My music collection is small by most regards, but then again I like individual songs not albums.

Pandora is for finding music that sounds similar to other music. If you feed it a bunch of Bond themes, you’re not telling it “play these Bond themes and nothing else,” you’re telling it “find me music that sounds like this music.” It’s working as intended.

If you want to make a specific playlist, you can do that yourself with VLC and iTunes/Pirate Bay. Pandora is the wrong tool for the job.

1 Like

For example: one of the thumbed down tracks on the Bond theme seeded station is The Magnificent Seven theme song. It may have some similar music genome qualities, but could never be mistaken for having the feeling of a Bond song.

I agree, if one wanted a specific playlist, Pandora is the wrong tool. But it seems that if one wanted a specific theme, Pandora is also the wrong tool.

I think that music is so subjective, that you’ll never please the hardcore listeners. Some of the artists that I adore were also the ones that I thought “meh” when I first heard them. When I want new music I go to iTunes and browse.

What does work well for user generated stations on Pandora, etc. are things like comedy and spoken word.

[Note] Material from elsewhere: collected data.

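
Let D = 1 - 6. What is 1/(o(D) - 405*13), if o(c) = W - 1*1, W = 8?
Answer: -1/5258 ≈ -0.00019019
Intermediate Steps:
D = -5
o(c) = 7 (o(c) = 8 - 1*1 = 8 - 1 = 7)
1/(o(D) - 405*13) = 1/(7 - 405*13) = 1/(7 - 5265) = 1/(-5258) = -1/5258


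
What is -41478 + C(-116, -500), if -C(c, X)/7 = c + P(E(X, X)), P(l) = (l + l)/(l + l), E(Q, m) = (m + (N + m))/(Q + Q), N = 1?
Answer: -40673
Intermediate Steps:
E(Q, m) = (1 + 2*m)/(2*Q) (E(Q, m) = (m + (1 + m))/(Q + Q) = (1 + 2*m)/((2*Q)) = (1 + 2*m)*(1/(2*Q)) = (1 + 2*m)/(2*Q))
P(l) = 1 (P(l) = (2*l)/((2*l)) = (2*l)*(1/(2*l)) = 1)
C(c, X) = -7 - 7*c (C(c, X) = -7*(c + 1) = -7*(1 + c) = -7 - 7*c)
-41478 + C(-116, -500) = -41478 + (-7 - 7*(-116)) = -41478 + (-7 + 812) = -41478 + 805 = -40673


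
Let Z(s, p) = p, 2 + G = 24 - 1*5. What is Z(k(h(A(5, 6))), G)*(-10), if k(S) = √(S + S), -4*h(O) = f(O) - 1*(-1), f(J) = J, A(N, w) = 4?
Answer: -170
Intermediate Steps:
h(O) = -¼ - O/4 (h(O) = -(O - 1*(-1))/4 = -(O + 1)/4 = -(1 + O)/4 = -¼ - O/4)
G = 17 (G = -2 + (24 - 1*5) = -2 + (24 - 5) = -2 + 19 = 17)
k(S) = √2*√S (k(S) = √(2*S) = √2*√S)
Z(k(h(A(5, 6))), G)*(-10) = 17*(-10) = -170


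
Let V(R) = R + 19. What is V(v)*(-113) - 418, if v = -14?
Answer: -983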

Mixtapes no more, college radio not at hand? Plenty of alternatives: check out Live365 for 1000s of free stations, all programmed by highly invested humans! I’m partial to their Louche Life: bit.ly/1rLecK2

And by “their,” you mean “your.” ; D

I still don’t get this whole music as a service thing. Why would I trust a service that decides for me what I may like? I have no idea how you source music. I don’t know if you’re being paid to favor one megacorp over another. And what happens when someone refuses to provide music to you? Any one of these can have a major impact on what I hear and not provide the “service” I am paying for. I will stick to buying records, where I have control over what I find and listen to. Plus I have full control over how it is stored on my computer. No questionable MP3s that sound like a bad phone call if I decide to stream my music (using Rouge Amoeba Software) to me.